Le Bénin célèbre l’ancrage de 28 Afro-descendants par l’octroi de la nationalité
Le Bénin a franchi une étape marquante dans sa politique de mémoire et de réconciliation en attribuant officiellement la nationalité béninoise à vingt-huit Afro-descendants. Cette cérémonie, organisée au Complexe judiciaire de Cotonou, s’inscrit dans une démarche de reconnaissance des racines historiques et de renforcement des liens avec la diaspora africaine.
Une cérémonie chargée de symboles
La remise des attestations de nationalité béninoise s’est tenue le 30 juillet 2026 sous la présidence du ministre de la Justice et de la Législation, Yvon Detchenou, entouré par la ministre des Affaires étrangères et d’autres personnalités du gouvernement. Cet événement, organisé à la date symbolique de la Journée mondiale contre la traite des êtres humains, souligne l’engagement du Bénin envers la mémoire collective et la résilience de ses enfants dispersés.

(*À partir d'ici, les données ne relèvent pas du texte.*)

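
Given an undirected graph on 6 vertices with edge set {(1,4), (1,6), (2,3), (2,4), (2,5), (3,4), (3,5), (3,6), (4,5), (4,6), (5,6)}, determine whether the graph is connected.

Step 1: Build adjacency list from edges:
  1: 4, 6
  2: 3, 4, 5
  3: 2, 4, 5, 6
  4: 1, 2, 3, 5, 6
  5: 2, 3, 4, 6
  6: 1, 3, 4, 5

Step 2: Run BFS/DFS from vertex 1:
  Visited: {1, 4, 6, 2, 3, 5}
  Reached 6 of 6 vertices

Step 3: All 6 vertices reached from vertex 1, so the graph is connected.
Answer: Yes, the graph is connected.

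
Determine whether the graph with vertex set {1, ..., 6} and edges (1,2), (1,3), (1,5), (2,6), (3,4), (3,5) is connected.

Step 1: Build adjacency list from edges:
  1: 2, 3, 5
  2: 1, 6
  3: 1, 4, 5
  4: 3
  5: 1, 3
  6: 2

Step 2: Run BFS/DFS from vertex 1:
  Visited: {1, 2, 3, 5, 6, 4}
  Reached 6 of 6 vertices

Step 3: All 6 vertices reached from vertex 1, so the graph is connected.
Answer: Yes, the graph is connected.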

La conseillère technique du ministère de la Justice, Rose-Marie Sossa, a souligné l’importance de cette démarche : « Cette nationalité n’est pas qu’un document, elle représente un pacte avec le Bénin, son histoire et ses valeurs. Elle offre aussi la possibilité de transmettre cette appartenance à vos descendants. »
Des témoignages d’émotion et de fierté
Les récipiendaires, originaires des États-Unis, d’Haïti et d’autres régions du monde, ont exprimé leur profonde émotion lors de cette cérémonie. God Win Louis, Afro-descendant haïtien, a partagé son ressenti : « Mes ancêtres sont nés à Sakété et Allada. Je visite le Bénin depuis dix ans, mais aujourd’hui, je me sens enfin complet, pleinement Béninois. »
Fresner Delva, originaire des États-Unis, a quant à lui évoqué la portée historique de cette reconnaissance : « Recevoir cette nationalité, c’est réparer une injustice séculaire et retrouver une identité longtemps bafouée. Le Bénin nous rend justice. »
Une politique mémorielle en marche
Cette initiative s’inscrit dans une dynamique plus large visant à réhabiliter les liens entre le Bénin et ses diasporas. En octroyant la nationalité à ces descendants d’esclaves, le pays réaffirme son rôle de gardien de la mémoire africaine et son engagement envers une justice historique. Une démarche saluée par les participants, qui voient en cette reconnaissance un pas vers la réconciliation et l’unité.
Le Bénin confirme ainsi sa place de leader en Afrique dans la préservation de l’héritage culturel et la réparation des blessures du passé.